Theory of spin precession monitored by laser pulse

TL;DR

This paper predicts how circularly polarized laser pulses can induce and control spin precession in impurity levels within semiconductors, enabling ultrafast spin manipulation through many-body interaction effects.

Contribution

It introduces a theoretical framework for laser-induced spin splitting and precession in impurities, extending understanding of spin dynamics under optical control.

Findings

Laser irradiation causes spin splitting of impurity levels.

Induced spin precession lasts as long as the laser pulse.

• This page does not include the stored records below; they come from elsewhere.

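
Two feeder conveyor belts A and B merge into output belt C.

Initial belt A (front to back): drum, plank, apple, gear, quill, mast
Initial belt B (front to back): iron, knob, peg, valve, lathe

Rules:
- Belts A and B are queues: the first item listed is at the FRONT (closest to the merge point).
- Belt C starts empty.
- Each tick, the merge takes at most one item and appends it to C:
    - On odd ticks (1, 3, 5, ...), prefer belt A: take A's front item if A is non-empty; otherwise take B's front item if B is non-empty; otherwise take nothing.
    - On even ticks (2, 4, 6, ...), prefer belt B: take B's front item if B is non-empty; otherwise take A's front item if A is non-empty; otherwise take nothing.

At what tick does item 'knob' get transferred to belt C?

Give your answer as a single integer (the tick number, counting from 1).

Tick 1: prefer A, take drum from A; A=[plank,apple,gear,quill,mast] B=[iron,knob,peg,valve,lathe] C=[drum]
Tick 2: prefer B, take iron from B; A=[plank,apple,gear,quill,mast] B=[knob,peg,valve,lathe] C=[drum,iron]
Tick 3: prefer A, take plank from A; A=[apple,gear,quill,mast] B=[knob,peg,valve,lathe] C=[drum,iron,plank]
Tick 4: prefer B, take knob from B; A=[apple,gear,quill,mast] B=[peg,valve,lathe] C=[drum,iron,plank,knob]

Answer: 4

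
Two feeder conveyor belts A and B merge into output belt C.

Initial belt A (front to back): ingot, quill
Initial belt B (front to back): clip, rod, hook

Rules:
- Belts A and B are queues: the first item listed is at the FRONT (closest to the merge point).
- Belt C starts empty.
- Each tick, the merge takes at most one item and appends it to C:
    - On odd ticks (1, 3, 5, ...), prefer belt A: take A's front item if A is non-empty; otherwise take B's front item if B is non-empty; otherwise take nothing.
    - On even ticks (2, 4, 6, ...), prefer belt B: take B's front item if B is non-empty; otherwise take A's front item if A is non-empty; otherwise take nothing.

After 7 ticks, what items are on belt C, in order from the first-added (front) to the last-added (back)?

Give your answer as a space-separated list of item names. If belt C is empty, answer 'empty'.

Tick 1: prefer A, take ingot from A; A=[quill] B=[clip,rod,hook] C=[ingot]
Tick 2: prefer B, take clip from B; A=[quill] B=[rod,hook] C=[ingot,clip]
Tick 3: prefer A, take quill from A; A=[-] B=[rod,hook] C=[ingot,clip,quill]
Tick 4: prefer B, take rod from B; A=[-] B=[hook] C=[ingot,clip,quill,rod]
Tick 5: prefer A, take hook from B; A=[-] B=[-] C=[ingot,clip,quill,rod,hook]
Tick 6: prefer B, both empty, nothing taken; A=[-] B=[-] C=[ingot,clip,quill,rod,hook]
Tick 7: prefer A, both empty, nothing taken; A=[-] B=[-] C=[ingot,clip,quill,rod,hook]

Answer: ingot clip quill rod hook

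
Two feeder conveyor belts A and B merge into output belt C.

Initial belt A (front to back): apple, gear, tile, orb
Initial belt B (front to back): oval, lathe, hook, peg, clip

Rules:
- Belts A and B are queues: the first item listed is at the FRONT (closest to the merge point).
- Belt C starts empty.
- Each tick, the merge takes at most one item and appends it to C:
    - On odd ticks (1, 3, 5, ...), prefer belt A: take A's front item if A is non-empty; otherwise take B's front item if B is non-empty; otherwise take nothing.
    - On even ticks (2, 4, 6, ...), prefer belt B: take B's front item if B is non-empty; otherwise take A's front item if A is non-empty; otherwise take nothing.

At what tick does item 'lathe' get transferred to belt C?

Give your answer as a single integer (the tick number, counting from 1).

Answer: 4

Derivation:
Tick 1: prefer A, take apple from A; A=[gear,tile,orb] B=[oval,lathe,hook,peg,clip] C=[apple]
Tick 2: prefer B, take oval from B; A=[gear,tile,orb] B=[lathe,hook,peg,clip] C=[apple,oval]
Tick 3: prefer A, take gear from A; A=[tile,orb] B=[lathe,hook,peg,clip] C=[apple,oval,gear]
Tick 4: prefer B, take lathe from B; A=[tile,orb] B=[hook,peg,clip] C=[apple,oval,gear,lathe]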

The effect is related to many-body exchange interactions.

Abstract

We first predict the splitting of a spin degenerate impurity level when this impurity is irradiated by a circularly polarized laser beam tuned in the transparency region of a semiconductor. This splitting, which comes from different exchange processes between the impurity electron and the virtual pairs coupled to the pump beam, induces a spin precession around the laser beam axis, which lasts as long as the pump pulse. It can thus be used for ultrafast spin manipulation. This effect, which has similarities with the exciton optical Stark effect we studied long ago, is here derived using the concepts we developed very recently to treat many-body interactions between composite excitons and which make the physics of this type of effects quite transparent. They, in particular, allow to easily extend this work to other experimental situations in which a spin rotates under laser irradiation.